İnsanlar ve Diğer Canlılar
İnsan bedenen hayvanlardan pek farklı değildir. Ama dikkat edilirse hayvanlar
için, ister münferid olarak ister toplu halde yaşasınlar, medeni tabiri
kullanılmaz. Demek medenilik insanların maddî vasıfları ile değil, insanı
insan yapan manevî vasıfları ile alakalı bir kavramdır. O yüzden,
kendilerini gelişmiş bir hayvan türü olarak gören ve müferrah bir hayvan
gibi yaşamayı kendilerine gaye edinen insanların medeniliğinden söz
edilemez. Batı ülkelerindeki genel medeniyet anlayışı gerçek medenilikten
uzaktır, çünkü merkezinde ‘menfaat’ vardır, gayesi ‘nefsi arzularını
tatmin’ dir ve hayatı bir ‘menfaatler çatışması’ olarak görür. Himmeti şahsi
menfaati olan bir insanın medeniyet anlayışı ise, medeniyetin nimetlerinden
istifade etmekten ileriye geçemez.
Her hayvan bütün dünyayı kendi mülkü gibi görebilir ve diğer hayvanlara
da kendi mülkünün süsleri gibi bakabilir. Mesela bir balık koca bir
okyanusu özel akvaryumu olarak görebilir. Hayvanlar, istedikleri şeyleri
yapar, istedikleri yerlerde yuva kurar ve istedikleri yerlere göçebilirler.
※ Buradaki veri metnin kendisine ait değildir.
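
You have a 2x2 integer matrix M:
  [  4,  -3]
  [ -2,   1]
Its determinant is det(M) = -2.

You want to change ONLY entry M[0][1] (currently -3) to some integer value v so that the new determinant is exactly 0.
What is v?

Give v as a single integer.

det is linear in entry M[0][1]: det = old_det + (v - -3) * C_01
Cofactor C_01 = 2
Want det = 0: -2 + (v - -3) * 2 = 0
  (v - -3) = 2 / 2 = 1
  v = -3 + (1) = -2

Answer: -2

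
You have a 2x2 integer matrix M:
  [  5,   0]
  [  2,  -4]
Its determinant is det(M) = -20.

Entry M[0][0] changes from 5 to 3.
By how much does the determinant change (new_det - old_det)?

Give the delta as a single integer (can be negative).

Answer: 8

Derivation:
Cofactor C_00 = -4
Entry delta = 3 - 5 = -2
Det delta = entry_delta * cofactor = -2 * -4 = 8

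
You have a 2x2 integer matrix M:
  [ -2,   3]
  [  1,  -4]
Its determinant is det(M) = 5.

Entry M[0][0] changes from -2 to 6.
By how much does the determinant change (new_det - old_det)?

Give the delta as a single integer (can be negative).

Cofactor C_00 = -4
Entry delta = 6 - -2 = 8
Det delta = entry_delta * cofactor = 8 * -4 = -32

Answer: -32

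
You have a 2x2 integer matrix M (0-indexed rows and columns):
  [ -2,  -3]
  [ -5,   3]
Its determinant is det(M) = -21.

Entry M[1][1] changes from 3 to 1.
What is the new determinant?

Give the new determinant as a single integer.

Answer: -17

Derivation:
det is linear in row 1: changing M[1][1] by delta changes det by delta * cofactor(1,1).
Cofactor C_11 = (-1)^(1+1) * minor(1,1) = -2
Entry delta = 1 - 3 = -2
Det delta = -2 * -2 = 4
New det = -21 + 4 = -17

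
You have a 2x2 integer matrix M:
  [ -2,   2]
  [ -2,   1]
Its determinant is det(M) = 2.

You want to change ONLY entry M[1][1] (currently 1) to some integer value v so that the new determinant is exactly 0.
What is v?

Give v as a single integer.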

Yiyecek paylaşımı dışında, aralarında bir müzahemet yaşanmaz. Böyle
bir hayat, belki bir çok kişinin özlem duyduğu bir hayattır. Ama bu medeni
bir hayat tarzı değildir.
Kâinatın en kıymetli meyvesi ve neticesi hayat nimetidir. Işık, renk ve
cisimlerin görünmesine sebeb olduğu gibi, hayat da, mevcudatın varlığının
bilinmesine ve görünmesine sebeptir. Evet hayat, bir zerreyi bir küre gibi
yapar. Her bir hayat sahibi, âlem benimdir diyebilir. Hayatı olmayan bir
cisim, en büyük bir dağ da olsa yalnızdır ve yerinden başka bir şeyle münasebeti
yoktur. Lâkin bal arısı gibi küçük bir cisim, hayata mazhar olduğu zaman,
bütün kâinatla münasebetdar olur ve her şeyle alış-veriş yapar; hattâ
diyebilir ki, "Kâinat benim mülkümdür, benim yerimdir." Kâinatın
her tarafına gider, duygularıyla ilişki ve iletişim kurar ve bütün eşya
ile ahbab olur.
Hayatın en kıymetli özü ruhtur ve ruh sahiplerinin en üstünü şuurlu varlıklardır
ve onların da en kapsamlısı insandır. Bütün kâinat hayata yöneliktir ve
onun için çalışıyor. Hayat seviyelerinin alt kademesinde olan bitkiler
hayvanlara, hayvanlar da insanlara yöneliktir ve onlara destek oluyorlar. Canlılar
merdivenin en üst basamağında olan insan, ilmi nisbetinde, geniş akıl
alemlerinde seyahat eder. Maddi alemde dolaştığı gibi, manevi kalb ve ruh
alemlerinde, hayal aleminde ve rüya vasıtası ile misal alemlerinde gezer. Böylelikle
maddeten küçüklüğüne rağmen, muazzam bir büyüklük ve genişlik
arzeder. İnsanı basit bir hayvan türü olarak görenlerin derin yanılgıları
ve mahrumiyetleri ortadadır.
Teknolojideki gelişmeler, her evin oturma odasına bir yerküreyi sığdırdı
ve bir yerdeki bir olay artık herkesi ve her yeri etkileyebiliyor. Görüntüleri
TV ekranlarımıza ulaşan insanların ızdırapları ile hüzünlenip
saadetleri ile mesud oluyoruz. Hatta olimpiyat gibi genel ilgiyi çeken bir
olay, tüm insanları bir aileye ve yerküreyi bir oturma odasına çevirebiliyor.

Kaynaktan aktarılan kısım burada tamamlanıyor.